The NSW government has given the green light to Android-based smartphone payments in all 64 of its Service NSW customer shopfronts across the state.

It is boasting that the Android Pay tap-and-go capability makes it the first government in Australia to offer smartphone payments for government transactions.
The adoption of Android Pay is an early dividend from the state’s multi-million dollar investment into a new payments backend for Service NSW. The infrastructure will help it ingest transaction data from a range of agency-based systems to create a uniform inter-agency interface for Service NSW staff and customers.
It means customers will be able to use the Google-built payments platform for systems as old at the Roads and Maritime Service’s green-screen DRIVES car registration database.
The Service NSW payments system was built by Sydney outfit Azuron.
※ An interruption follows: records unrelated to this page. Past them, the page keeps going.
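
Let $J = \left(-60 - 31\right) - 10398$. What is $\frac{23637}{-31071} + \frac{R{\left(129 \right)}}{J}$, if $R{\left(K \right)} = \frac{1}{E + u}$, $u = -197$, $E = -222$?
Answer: $- \frac{34627335832}{45517886087} \approx -0.76074$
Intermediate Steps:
$R{\left(K \right)} = - \frac{1}{419}$ ($R{\left(K \right)} = \frac{1}{-222 - 197} = \frac{1}{-419} = - \frac{1}{419}$)
$J = -10489$ ($J = \left(-60 - 31\right) - 10398 = -91 - 10398 = -10489$)
$\frac{23637}{-31071} + \frac{R{\left(129 \right)}}{J} = \frac{23637}{-31071} - \frac{1}{419 \left(-10489\right)} = 23637 \left(- \frac{1}{31071}\right) - - \frac{1}{4394891} = - \frac{7879}{10357} + \frac{1}{4394891} = - \frac{34627335832}{45517886087}$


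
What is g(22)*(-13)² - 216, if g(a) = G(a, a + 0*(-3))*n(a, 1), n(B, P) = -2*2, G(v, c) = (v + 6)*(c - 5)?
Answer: -321992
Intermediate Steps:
G(v, c) = (-5 + c)*(6 + v) (G(v, c) = (6 + v)*(-5 + c) = (-5 + c)*(6 + v))
n(B, P) = -4
g(a) = 120 - 4*a - 4*a² (g(a) = (-30 - 5*a + 6*(a + 0*(-3)) + (a + 0*(-3))*a)*(-4) = (-30 - 5*a + 6*(a + 0) + (a + 0)*a)*(-4) = (-30 - 5*a + 6*a + a*a)*(-4) = (-30 - 5*a + 6*a + a²)*(-4) = (-30 + a + a²)*(-4) = 120 - 4*a - 4*a²)
g(22)*(-13)² - 216 = (120 - 4*22 - 4*22²)*(-13)² - 216 = (120 - 88 - 4*484)*169 - 216 = (120 - 88 - 1936)*169 - 216 = -1904*169 - 216 = -321776 - 216 = -321992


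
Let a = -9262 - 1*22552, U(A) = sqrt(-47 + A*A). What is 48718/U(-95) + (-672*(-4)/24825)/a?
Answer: -448/131630425 + 24359*sqrt(2)/67 ≈ 514.16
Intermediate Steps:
U(A) = sqrt(-47 + A**2)
a = -31814 (a = -9262 - 22552 = -31814)
48718/U(-95) + (-672*(-4)/24825)/a = 48718/(sqrt(-47 + (-95)**2)) + (-672*(-4)/24825)/(-31814) = 48718/(sqrt(-47 + 9025)) + (2688*(1/24825))*(-1/31814) = 48718/(sqrt(8978)) + (896/8275)*(-1/31814) = 48718/((67*sqrt(2))) - 448/131630425 = 48718*(sqrt(2)/134) - 448/131630425 = 24359*sqrt(2)/67 - 448/131630425 = -448/131630425 + 24359*sqrt(2)/67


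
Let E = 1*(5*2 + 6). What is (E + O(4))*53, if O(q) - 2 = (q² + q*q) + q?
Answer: 2862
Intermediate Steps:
E = 16 (E = 1*(10 + 6) = 1*16 = 16)
O(q) = 2 + q + 2*q² (O(q) = 2 + ((q² + q*q) + q) = 2 + ((q² + q²) + q) = 2 + (2*q² + q) = 2 + (q + 2*q²) = 2 + q + 2*q²)
(E + O(4))*53 = (16 + (2 + 4 + 2*4²))*53 = (16 + (2 + 4 + 2*16))*53 = (16 + (2 + 4 + 32))*53 = (16 + 38)*53 = 54*53 = 2862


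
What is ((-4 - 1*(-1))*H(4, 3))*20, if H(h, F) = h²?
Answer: -960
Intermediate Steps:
((-4 - 1*(-1))*H(4, 3))*20 = ((-4 - 1*(-1))*4²)*20 = ((-4 + 1)*16)*20 = -3*16*20 = -48*20 = -960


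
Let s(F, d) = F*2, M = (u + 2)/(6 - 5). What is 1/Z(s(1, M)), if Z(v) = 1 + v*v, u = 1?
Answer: ⅕ ≈ 0.20000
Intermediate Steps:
M = 3 (M = (1 + 2)/(6 - 5) = 3/1 = 3*1 = 3)
s(F, d) = 2*F
Z(v) = 1 + v²
1/Z(s(1, M)) = 1/(1 + (2*1)²) = 1/(1 + 2²) = 1/(1 + 4) = 1/5 = ⅕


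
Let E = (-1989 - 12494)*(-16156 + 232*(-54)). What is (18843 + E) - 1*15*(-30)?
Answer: 415449665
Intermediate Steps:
E = 415430372 (E = -14483*(-16156 - 12528) = -14483*(-28684) = 415430372)
(18843 + E) - 1*15*(-30) = (18843 + 415430372) - 1*15*(-30) = 415449215 - 15*(-30) = 415449215 + 450 = 415449665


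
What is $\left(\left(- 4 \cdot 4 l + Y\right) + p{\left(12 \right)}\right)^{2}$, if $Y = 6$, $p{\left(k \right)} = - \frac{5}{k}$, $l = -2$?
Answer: $\frac{203401}{144} \approx 1412.5$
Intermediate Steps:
$\left(\left(- 4 \cdot 4 l + Y\right) + p{\left(12 \right)}\right)^{2} = \left(\left(- 4 \cdot 4 \left(-2\right) + 6\right) - \frac{5}{12}\right)^{2} = \left(\left(\left(-4\right) \left(-8\right) + 6\right) - \frac{5}{12}\right)^{2} = \left(\left(32 + 6\right) - \frac{5}{12}\right)^{2} = \left(38 - \frac{5}{12}\right)^{2} = \left(\frac{451}{12}\right)^{2} = \frac{203401}{144}$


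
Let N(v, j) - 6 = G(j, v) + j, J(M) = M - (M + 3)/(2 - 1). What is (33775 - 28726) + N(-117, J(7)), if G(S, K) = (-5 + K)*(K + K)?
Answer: 33600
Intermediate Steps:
G(S, K) = 2*K*(-5 + K) (G(S, K) = (-5 + K)*(2*K) = 2*K*(-5 + K))
J(M) = -3 (J(M) = M - (3 + M)/1 = M - (3 + M) = M + (-3 - M) = -3)
N(v, j) = 6 + j + 2*v*(-5 + v) (N(v, j) = 6 + (2*v*(-5 + v) + j) = 6 + (j + 2*v*(-5 + v)) = 6 + j + 2*v*(-5 + v))
(33775 - 28726) + N(-117, J(7)) = (33775 - 28726) + (6 - 3 + 2*(-117)*(-5 - 117)) = 5049 + (6 - 3 + 2*(-117)*(-122)) = 5049 + (6 - 3 + 28548) = 5049 + 28551 = 33600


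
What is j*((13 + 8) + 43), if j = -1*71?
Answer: -4544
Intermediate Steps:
j = -71
j*((13 + 8) + 43) = -71*((13 + 8) + 43) = -71*(21 + 43) = -71*64 = -4544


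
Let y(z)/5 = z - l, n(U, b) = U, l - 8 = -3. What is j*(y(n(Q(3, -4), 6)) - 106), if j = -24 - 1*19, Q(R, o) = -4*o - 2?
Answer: 2623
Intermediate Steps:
l = 5 (l = 8 - 3 = 5)
Q(R, o) = -2 - 4*o
j = -43 (j = -24 - 19 = -43)
y(z) = -25 + 5*z (y(z) = 5*(z - 1*5) = 5*(z - 5) = 5*(-5 + z) = -25 + 5*z)
j*(y(n(Q(3, -4), 6)) - 106) = -43*((-25 + 5*(-2 - 4*(-4))) - 106) = -43*((-25 + 5*(-2 + 16)) - 106) = -43*((-25 + 5*14) - 106) = -43*((-25 + 70) - 106) = -43*(45 - 106) = -43*(-61) = 2623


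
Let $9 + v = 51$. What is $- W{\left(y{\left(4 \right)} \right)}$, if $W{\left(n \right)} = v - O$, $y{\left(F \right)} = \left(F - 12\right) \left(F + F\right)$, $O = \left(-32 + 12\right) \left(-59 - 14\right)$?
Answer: $1418$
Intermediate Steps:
$v = 42$ ($v = -9 + 51 = 42$)
$O = 1460$ ($O = \left(-20\right) \left(-73\right) = 1460$)
$y{\left(F \right)} = 2 F \left(-12 + F\right)$ ($y{\left(F \right)} = \left(-12 + F\right) 2 F = 2 F \left(-12 + F\right)$)
$W{\left(n \right)} = -1418$ ($W{\left(n \right)} = 42 - 1460 = -1418$)
$- W{\left(y{\left(4 \right)} \right)} = \left(-1\right) \left(-1418\right) = 1418$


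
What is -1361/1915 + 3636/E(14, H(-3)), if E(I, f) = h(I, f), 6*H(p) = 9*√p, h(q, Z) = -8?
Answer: -1743457/3830 ≈ -455.21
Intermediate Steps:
H(p) = 3*√p/2 (H(p) = (9*√p)/6 = 3*√p/2)
E(I, f) = -8
-1361/1915 + 3636/E(14, H(-3)) = -1361/1915 + 3636/(-8) = -1361*1/1915 + 3636*(-⅛) = -1361/1915 - 909/2 = -1743457/3830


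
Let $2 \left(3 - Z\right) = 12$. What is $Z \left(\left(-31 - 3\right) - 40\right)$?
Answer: $222$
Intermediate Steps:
$Z = -3$ ($Z = 3 - 6 = -3$)
$Z \left(\left(-31 - 3\right) - 40\right) = - 3 \left(\left(-31 - 3\right) - 40\right) = - 3 \left(-34 - 40\right) = \left(-3\right) \left(-74\right) = 222$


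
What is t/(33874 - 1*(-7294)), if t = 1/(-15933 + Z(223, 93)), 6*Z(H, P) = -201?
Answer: -1/657308872 ≈ -1.5214e-9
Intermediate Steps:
Z(H, P) = -67/2 (Z(H, P) = (1/6)*(-201) = -67/2)
t = -2/31933 (t = 1/(-15933 - 67/2) = 1/(-31933/2) = -2/31933 ≈ -6.2631e-5)
t/(33874 - 1*(-7294)) = -2/(31933*(33874 - 1*(-7294))) = -2/(31933*(33874 + 7294)) = -2/31933/41168 = -2/31933*1/41168 = -1/657308872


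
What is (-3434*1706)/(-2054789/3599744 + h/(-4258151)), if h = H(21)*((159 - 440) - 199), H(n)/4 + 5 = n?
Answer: 89799101695588542976/8639017699459 ≈ 1.0395e+7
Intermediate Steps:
H(n) = -20 + 4*n
h = -30720 (h = (-20 + 4*21)*((159 - 440) - 199) = (-20 + 84)*(-281 - 199) = 64*(-480) = -30720)
(-3434*1706)/(-2054789/3599744 + h/(-4258151)) = (-3434*1706)/(-2054789/3599744 - 30720/(-4258151)) = -5858404/(-2054789*1/3599744 - 30720*(-1/4258151)) = -5858404/(-2054789/3599744 + 30720/4258151) = -5858404/(-8639017699459/15328253513344) = -5858404*(-15328253513344/8639017699459) = 89799101695588542976/8639017699459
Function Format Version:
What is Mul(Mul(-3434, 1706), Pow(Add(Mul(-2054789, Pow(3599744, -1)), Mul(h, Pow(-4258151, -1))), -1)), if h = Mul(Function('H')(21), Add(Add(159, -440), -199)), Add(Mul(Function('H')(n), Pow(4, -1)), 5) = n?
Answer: Rational(89799101695588542976, 8639017699459) ≈ 1.0395e+7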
It will open the way for the agency to accept PayPal, Apple Pay, and Visa payments in the future for services like licence renewals, parking fines, car registration, and birth certificates.
Finance Minister Dominic Perrottet said offering Android Pay was evidence the state government's customer service was 'keeping pace with the options people want'.
“Governments have traditionally been very slow on the uptake when it comes to new technology, whereas customers latch on much more quickly,” he said in a statement.
At the moment the payments option is only available to people who turn up to a Service NSW counter in person, but the agency is in the process of expanding it to the Service NSW online portal and app.
Today's announcement forms part of the state government’s re-energised digital strategy, which has so far included a new funding injection for Service NSW as well as a staff boost to the digital ranks of the Department of Finance, Services and Innovation, as the state works towards a goal of pushing 70 percent of customer transactions online by 2019.